SSH_ASKPASS variable no longer utilised from bashrc

This was working fine in fed 28, not working in fed 29

gnome-session is started via ssh-agent in


exec -l $SHELL -c "$SSH_AGENT gnome-session"

To prevent ssh agent hijacking I intend to use ssh-add -c, like:

ssh-add -c id_rsa

the goal is to make sure that there is a dialog which always asks for confirmation. However, when I do this and try to ssh somewhere, it says:

sign_and_send_pubkey: signing failed: agent refused operation

and then asks for password. If I run

ssh-add id_rsa

then ssh-ing works again. How could I ensure that there is a confirmation for agent forwarding?

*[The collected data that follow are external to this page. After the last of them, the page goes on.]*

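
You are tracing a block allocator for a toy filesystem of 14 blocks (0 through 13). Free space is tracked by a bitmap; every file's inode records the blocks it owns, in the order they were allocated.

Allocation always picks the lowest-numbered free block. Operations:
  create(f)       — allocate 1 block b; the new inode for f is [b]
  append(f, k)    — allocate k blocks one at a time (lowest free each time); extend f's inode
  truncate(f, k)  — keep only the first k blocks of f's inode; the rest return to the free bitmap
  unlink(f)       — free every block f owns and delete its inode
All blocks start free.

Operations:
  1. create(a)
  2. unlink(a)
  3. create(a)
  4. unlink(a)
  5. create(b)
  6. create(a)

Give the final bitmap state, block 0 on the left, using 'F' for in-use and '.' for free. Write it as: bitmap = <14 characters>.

bitmap = FF............

create(a): bitmap=F............. | a=[0]
unlink(a): bitmap=.............. | 
create(a): bitmap=F............. | a=[0]
unlink(a): bitmap=.............. | 
create(b): bitmap=F............. | b=[0]
create(a): bitmap=FF............ | a=[1] b=[0]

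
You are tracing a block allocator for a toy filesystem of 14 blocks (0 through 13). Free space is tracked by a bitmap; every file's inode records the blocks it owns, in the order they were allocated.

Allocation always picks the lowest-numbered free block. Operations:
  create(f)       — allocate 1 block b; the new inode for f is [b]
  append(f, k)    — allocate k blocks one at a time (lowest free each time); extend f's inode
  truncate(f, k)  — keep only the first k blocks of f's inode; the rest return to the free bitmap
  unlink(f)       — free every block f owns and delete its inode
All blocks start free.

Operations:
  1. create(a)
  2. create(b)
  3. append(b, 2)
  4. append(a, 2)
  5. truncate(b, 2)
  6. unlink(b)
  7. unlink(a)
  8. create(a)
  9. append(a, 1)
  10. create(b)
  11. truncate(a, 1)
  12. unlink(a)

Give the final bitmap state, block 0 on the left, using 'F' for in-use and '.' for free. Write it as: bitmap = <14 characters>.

bitmap = ..F...........

create(a): bitmap=F............. | a=[0]
create(b): bitmap=FF............ | a=[0] b=[1]
append(b, 2): bitmap=FFFF.......... | a=[0] b=[1, 2, 3]
append(a, 2): bitmap=FFFFFF........ | a=[0, 4, 5] b=[1, 2, 3]
truncate(b, 2): bitmap=FFF.FF........ | a=[0, 4, 5] b=[1, 2]
unlink(b): bitmap=F...FF........ | a=[0, 4, 5]
unlink(a): bitmap=.............. | 
create(a): bitmap=F............. | a=[0]
append(a, 1): bitmap=FF............ | a=[0, 1]
create(b): bitmap=FFF........... | a=[0, 1] b=[2]
truncate(a, 1): bitmap=F.F........... | a=[0] b=[2]
unlink(a): bitmap=..F........... | b=[2]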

------------------------------------- UPDATE ----------------------------------------
I have determined that the above is not working because my SSH_ASKPASS variable is no longer utilised from .bashrc. The SSH_ASKPASS is linked to a simple zenity script, as per the ssh-add man page, with successful confirmation being signaled by a zero.

I would appreciate if anyone can advise me on where SSH_ASKPASS variable should be set when starting ssh-agent from Xclients file. As it stands ssh-agent defaults to /usr/libexec/openssh/ssh-askpass which is the binary from the openssh-askpass program, whether openssh-askpass is installed or not.